Department of Psychology, University of Southern California, Los Angeles, CA, USA.
Multivariate Behav Res. 2021 Jul-Aug;56(4):558-578. doi: 10.1080/00273171.2020.1746902. Epub 2020 Apr 11.
Although many methodologists and professional organizations have urged applied researchers to compute and report effect size measures accompanying tests of statistical significance, discussions on obtaining confidence intervals (CIs) for effect size with clustered/multilevel data have been scarce. In this paper, I explore the bootstrap as a viable and accessible alternative for obtaining CIs for multilevel standardized mean difference effect size for cluster-randomized trials. A simulation was carried out to compare 17 analytic and bootstrap procedures for constructing CIs for multilevel effect size, in terms of empirical coverage rate and width, for both normal and nonnormal data. Results showed that, overall, the residual bootstrap with studentized CI had the best coverage rates (94.75% on average), whereas the residual bootstrap with basic CI had better coverage in small samples. These two procedures for constructing CIs showed better coverage than using analytic methods for both normal and nonnormal data. In addition, I provide an illustrative example showing how bootstrap CIs for multilevel effect size can be easily obtained using the statistical software R and the R package bootmlm. I strongly encourage applied researchers to report CIs to adequately convey the uncertainty of their effect size estimates.
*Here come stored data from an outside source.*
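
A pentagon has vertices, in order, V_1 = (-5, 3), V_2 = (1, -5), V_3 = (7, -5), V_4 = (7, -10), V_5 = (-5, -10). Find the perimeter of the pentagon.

|V_1V_2| = √((6)² + (-8)²) = √100 = 10
|V_2V_3| = √((6)² + (0)²) = √36 = 6
|V_3V_4| = √((0)² + (-5)²) = √25 = 5
|V_4V_5| = √((-12)² + (0)²) = √144 = 12
|V_5V_1| = √((0)² + (13)²) = √169 = 13
Perimeter = 10 + 6 + 5 + 12 + 13 = 46.

46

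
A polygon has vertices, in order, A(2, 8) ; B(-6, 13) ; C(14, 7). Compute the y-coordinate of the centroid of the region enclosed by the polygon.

28/3

Apply the shoelace formula. First the cross-terms c_i = x_i·y_{i+1} − x_{i+1}·y_i:
  74, -224, 98  ⇒  2A = -52, A = -26.
Then Σ (y_i + y_{i+1})·c_i = -1456, so ȳ = -1456 / (6·(-26)) = 28/3.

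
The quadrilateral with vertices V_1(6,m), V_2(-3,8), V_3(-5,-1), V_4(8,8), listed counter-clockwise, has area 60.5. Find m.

The doubled signed area Σ (x_i y_{i+1} − x_{i+1} y_i) is linear in m.
With m=0 it equals 11; the coefficient of m is 11 (from the two edges through V_1).
So 11·m + 11 = 2·60.5 = 121 ⇒ m = 10.

10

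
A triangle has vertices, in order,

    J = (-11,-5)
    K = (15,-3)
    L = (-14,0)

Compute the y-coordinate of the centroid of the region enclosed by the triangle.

Apply the surveyor's formula. First the cross-terms c_i = x_i·y_{i+1} − x_{i+1}·y_i:
  108, -42, 70  ⇒  2A = 136, A = 68.
Then Σ (y_i + y_{i+1})·c_i = -1088, so ȳ = -1088 / (6·68) = -8/3.

-8/3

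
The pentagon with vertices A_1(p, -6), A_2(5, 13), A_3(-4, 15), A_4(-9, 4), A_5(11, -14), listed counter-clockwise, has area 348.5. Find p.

The doubled signed area Σ (x_i y_{i+1} − x_{i+1} y_i) is linear in p.
With p=0 it equals 292; the coefficient of p is 27 (from the two edges through A_1).
So 27·p + 292 = 2·348.5 = 697 ⇒ p = 15.

15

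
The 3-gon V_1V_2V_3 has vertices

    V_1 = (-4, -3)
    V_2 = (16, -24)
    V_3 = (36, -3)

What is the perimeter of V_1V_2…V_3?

|V_1V_2| = √((20)² + (-21)²) = √841 = 29
|V_2V_3| = √((20)² + (21)²) = √841 = 29
|V_3V_1| = √((-40)² + (0)²) = √1600 = 40
Perimeter = 29 + 29 + 40 = 98.

98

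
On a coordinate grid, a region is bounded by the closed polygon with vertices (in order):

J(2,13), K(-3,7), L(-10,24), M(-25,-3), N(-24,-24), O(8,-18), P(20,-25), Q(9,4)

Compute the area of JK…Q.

Apply the shoelace (surveyor's) formula: 2A = Σ (x_i·y_{i+1} − x_{i+1}·y_i), indices taken mod 8.
J→K: (2)(7) − (-3)(13) = 53
K→L: (-3)(24) − (-10)(7) = -2
L→M: (-10)(-3) − (-25)(24) = 630
M→N: (-25)(-24) − (-24)(-3) = 528
N→O: (-24)(-18) − (8)(-24) = 624
O→P: (8)(-25) − (20)(-18) = 160
P→Q: (20)(4) − (9)(-25) = 305
Q→J: (9)(13) − (2)(4) = 109
Σ = 2407
Area = |Σ|/2 = 1203.5.

1203.5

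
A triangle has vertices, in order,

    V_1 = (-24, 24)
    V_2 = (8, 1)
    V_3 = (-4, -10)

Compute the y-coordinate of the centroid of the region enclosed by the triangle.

5

Apply Gauss's area formula. First the cross-terms c_i = x_i·y_{i+1} − x_{i+1}·y_i:
  -216, -76, -336  ⇒  2A = -628, A = -314.
Then Σ (y_i + y_{i+1})·c_i = -9420, so ȳ = -9420 / (6·(-314)) = 5.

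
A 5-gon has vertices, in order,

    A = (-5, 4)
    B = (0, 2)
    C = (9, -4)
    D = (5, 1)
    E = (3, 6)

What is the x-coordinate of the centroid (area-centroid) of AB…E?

71/35

Apply the shoelace formula. First the cross-terms c_i = x_i·y_{i+1} − x_{i+1}·y_i:
  -10, -18, 29, 27, 42  ⇒  2A = 70, A = 35.
Then Σ (x_i + x_{i+1})·c_i = 426, so x̄ = 426 / (6·35) = 71/35.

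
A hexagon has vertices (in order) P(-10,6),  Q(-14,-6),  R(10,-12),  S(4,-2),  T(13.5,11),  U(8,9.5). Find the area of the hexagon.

Apply Gauss's area formula: 2A = Σ (x_i·y_{i+1} − x_{i+1}·y_i), indices taken mod 6.
Cross-terms: 144, 228, 28, 71, 40.25, 143  ⇒  Σ = 654.25
Area = |Σ|/2 = 327.125.

327.125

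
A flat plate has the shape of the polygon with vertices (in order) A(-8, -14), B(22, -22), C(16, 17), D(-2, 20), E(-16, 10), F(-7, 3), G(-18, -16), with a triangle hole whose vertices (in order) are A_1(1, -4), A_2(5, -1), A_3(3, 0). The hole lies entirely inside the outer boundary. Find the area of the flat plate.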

尽管许多方法学家和专业组织都敦促应用研究人员在进行统计显著性检验的同时计算和报告效应大小度量,但对于如何为聚类/多层次数据获取效应大小置信区间 (CI) 的讨论却很少。在本文中,我探讨了使用自举法作为一种可行且易于使用的替代方法,以获取群组随机试验中多层次标准化均数差异效应大小的 CI。通过模拟,比较了 17 种分析和自举程序,以构建多层次效应大小的 CI,针对正常和非正态数据,评估了它们的经验覆盖率和宽度。结果表明,总体而言,带有学生化 CI 的残差自举法具有最佳的覆盖率(平均为 94.75%),而带有基本 CI 的残差自举法则在小样本中具有更好的覆盖率。对于正常和非正态数据,这两种构建 CI 的方法的覆盖率均优于使用分析方法。此外,我提供了一个说明性示例,展示了如何使用统计软件 R 和 R 包 bootmlm 轻松获取多层次效应大小的自举 CI。我强烈鼓励应用研究人员报告 CI,以充分传达其效应大小估计的不确定性。